Lao Xie Xie’s reckless provocations
Le mystérieux photographe chinois Lao Xie Xie (“Monsieur Merci” qui pourrait tout aussi bien être une femme) immortalise des moments de vie tout en sachant qu’il exècre la perfection. Évocation du désir, du plaisir et de la nourriture, l’artiste raisonne à l’envers : la photographie lui permet de façonner ce qu’il est incapable de construire mentalement.
Par Alexis Thibault.
On s’attarde forcément sur la coupe de cheveux. Courte et incertaine. D’un vert délavé qui vire au blanc sur les pointes. On découvre ensuite des sourcils atrophiés, deux bandes inégales comme gommées en leurs extrémités pour mieux révéler des yeux en amande à l’iris sombre. Puis on s’étonne devant les quatre piercings formant un carré imparfait sur l’arcade gauche. Plantés ainsi dans la chair blanche, ils accentuent l’asymétrie du visage. Le coup de grâce reste cette joue gonflée de l’intérieur par ce qui ressemble à une anguille. La femme tient le poisson inerte à la main et mime une fellation. Son regard est morose et braqué vers l’objectif.
Que dit cette photographie du travail de Lao Xie Xie ? À peu près tout. Elle évoque le rapport qu’entretient le photographe avec le corps – souvent nu – qui invite toujours à scruter les choses pourtant évidentes. Elle capture l’assurance de femmes qui n’agissent jamais contre leur volonté. Elle résume l’attrait du mystérieux artiste chinois (un homme ou une femme) pour les choses obscènes, la désacralisation du sexe et la figuration du désir… En encastrant une silhouette aux airs punk dans un fond crème aseptisé, Lao Xie Xie surprend.
Lao Xie Xie dresse un monde fait de contradictions et s’invite au cœur de l’underground chinois, là où les identités sont faconnées – entre autres – par la sexualité.
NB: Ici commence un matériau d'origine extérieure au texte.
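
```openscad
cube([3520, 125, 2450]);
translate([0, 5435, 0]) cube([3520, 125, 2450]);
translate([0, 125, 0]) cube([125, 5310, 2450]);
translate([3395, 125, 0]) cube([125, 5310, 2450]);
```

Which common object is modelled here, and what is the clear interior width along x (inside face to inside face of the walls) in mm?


A house (or room) frame. The interior width is 3270 mm.

Four 2450 mm walls enclosing a rectangle with no floor or roof — a room or house frame. Outside width is 3520 mm and wall thickness is 125 mm, so the interior width is 3520 − 2 × 125 = 3270 mm.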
Il est bien difficile d’aborder l’œuvre d’un photographe qui ne se définit pas comme tel. Né dans un village pauvre de la province de Sichuan, au sud-ouest de la Chine, Lao Xie Xie débute en tant que vendeur de Baozi, ces petits pains farcis et cuits à la vapeur très populaire dans la gastronomie chinoise. Un jour, un ami lui offre un appareil photo. Il décide alors d’immortaliser des moments de vie tout en sachant qu’il exècre la perfection, toute image lisse et sans aspérités. C’est la naissance de Lao Xie Xie, traduction “Monsieur Merci”.
Lao Xie Xie capture un abdomen parsemé de gouttelettes de sperme ou repense l’Origine du monde dans une version moins crue, moins évidente et paradoxalement plus trash.
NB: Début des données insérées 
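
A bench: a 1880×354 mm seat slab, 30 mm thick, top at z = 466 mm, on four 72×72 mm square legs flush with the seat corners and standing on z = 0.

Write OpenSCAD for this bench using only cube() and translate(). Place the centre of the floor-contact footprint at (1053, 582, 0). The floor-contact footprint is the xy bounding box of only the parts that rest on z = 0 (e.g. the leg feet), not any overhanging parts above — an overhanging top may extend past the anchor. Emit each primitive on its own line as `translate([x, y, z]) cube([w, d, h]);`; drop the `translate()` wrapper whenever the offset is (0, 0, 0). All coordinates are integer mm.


translate([113, 405, 436]) cube([1880, 354, 30]);
translate([113, 405, 0]) cube([72, 72, 436]);
translate([113, 687, 0]) cube([72, 72, 436]);
translate([1921, 405, 0]) cube([72, 72, 436]);
translate([1921, 687, 0]) cube([72, 72, 436]);


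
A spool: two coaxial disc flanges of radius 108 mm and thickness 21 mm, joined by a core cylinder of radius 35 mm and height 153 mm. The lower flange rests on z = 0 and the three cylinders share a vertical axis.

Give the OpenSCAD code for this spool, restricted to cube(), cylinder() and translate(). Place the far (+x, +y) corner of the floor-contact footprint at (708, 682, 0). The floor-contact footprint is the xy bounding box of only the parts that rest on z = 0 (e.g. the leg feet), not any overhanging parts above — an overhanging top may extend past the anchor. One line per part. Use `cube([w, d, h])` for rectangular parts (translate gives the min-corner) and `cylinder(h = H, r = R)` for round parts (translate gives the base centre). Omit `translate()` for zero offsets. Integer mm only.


translate([600, 574, 0]) cylinder(h = 21, r = 108);
translate([600, 574, 21]) cylinder(h = 153, r = 35);
translate([600, 574, 174]) cylinder(h = 21, r = 108);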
Étonnamment, Lao Xie Xie – dont on sait finalement très peu de choses – raisonne à l’envers : la photographie lui permet de façonner ce qu’il est incapable de construire mentalement. Il part alors en quête d’une seule et unique chose : son autosatisfaction. Face à ses travaux, on pense forcément à son homologue Lin Zhipeng (sans la composition) ou à Pixy Yijun Liao (sans la rêverie). Longtemps son compagnon a été un Olympus Zoom 105, un appareil de poche idéal pour prendre des clichés spontanés. Lorsque qu’il n’est pas satisfait, Lao Xie Xie se replie sur Photoshop et les collages.
Le photographe dissimule les poitrines de ses modèles avec des lampions écarlates ou dépose de petits dragons en plastique aux abords des sexes. Il superpose alors des clichés de la culture chinoise avec ce que l’état censure. Sans tabou pas de désir, et inversement. Lao Xie Xie dresse alors un monde fait de contradictions et s’invite au cœur de l’underground chinois, là où les identités sont faconnées – entre autres – par la sexualité. On notera aussi les multiples références à la naissance, logiquement liée à l’acte sexuel. Lao Xie Xie capture par exemple un abdomen parsemé de gouttelettes de sperme ou repense l’Origine du monde dans une version moins crue, moins évidente et paradoxalement plus trash. L’évocation suscite le désir, encore. Ailleurs, le photographe immortalise un pied dans une baignoire foulant ce qui pourrait aussi bien être du sang que des éclaboussures de thé. Équivoque ou non, l’ingestion agit comme un fil d’Ariane car, capturée ainsi, la pulsion sexuelle devient une denrée vitale, toujours associée à des lèvres qui ingèrent, sans jamais pouvoir parler.